Fytche began to dispose of property; in 1789 he sold Flintham Hall, to Thomas Thoroton. In 1791/2 he sold Syerston to William Fillingham, who had advised the Duke of Rutland on its enclosure in 1775. Both Flintham and Syerston were parks created by enclosure acts. In 1791 he sold Disney Place in Lincoln to his brother John. In 1792 he sold the estate of Kirkstead, Lincolnshire to Richard Ellison.

Fytche then took his family to France, buying a house in the Rue d'Anjou-Saint-Honoré, Paris; this did not end well, with Fytche treated as an exiled émigré when he left the country, and his property being seized. He also purchased a French garden, the Désert de Retz, from François Racine de Monville. The political situation in France then shortly made his own position uncertain, and his property was considered that of an "enemy alien". He left for Switzerland, and the Désert de Retz was confiscated by the French revolutionary state: this was despite unavailing legal precautions, and a passport of March 1793 from the Convention. He protested to the Convention in April.

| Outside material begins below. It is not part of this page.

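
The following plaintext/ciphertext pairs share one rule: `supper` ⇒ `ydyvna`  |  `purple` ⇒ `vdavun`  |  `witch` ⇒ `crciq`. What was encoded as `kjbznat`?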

In 1795 Fytche took part in the funeral in Rome (13 September) of James Durno. In 1801 he sold his estate Danbury Place to his son-in-law, and lived in Jermyn Street, London. In 1816 he reclaimed the Désert de Retz from the French government. The case was resolved, in his favour, in 1821. The property was then sold by his heirs, in 1827.

==Danbury Place and Park==

Danbury Place, near Danbury, Essex, was a country house built by Walter Mildmay, and his second son Humphrey Mildmay resided there. It came to Disney Fytche through his wife's uncle Thomas Fytche. He tried to sell it in 1812, to John Goslin, but the deal foundered on bad debts. Lady Hillary, divorced from her husband by 1812, continued to live at Danbury Place until her father died, when she moved to Boulogne.

==Family==
His daughter Frances Elizabeth married William Hillary. The other daughter Sophia married John Disney the barrister, her first cousin.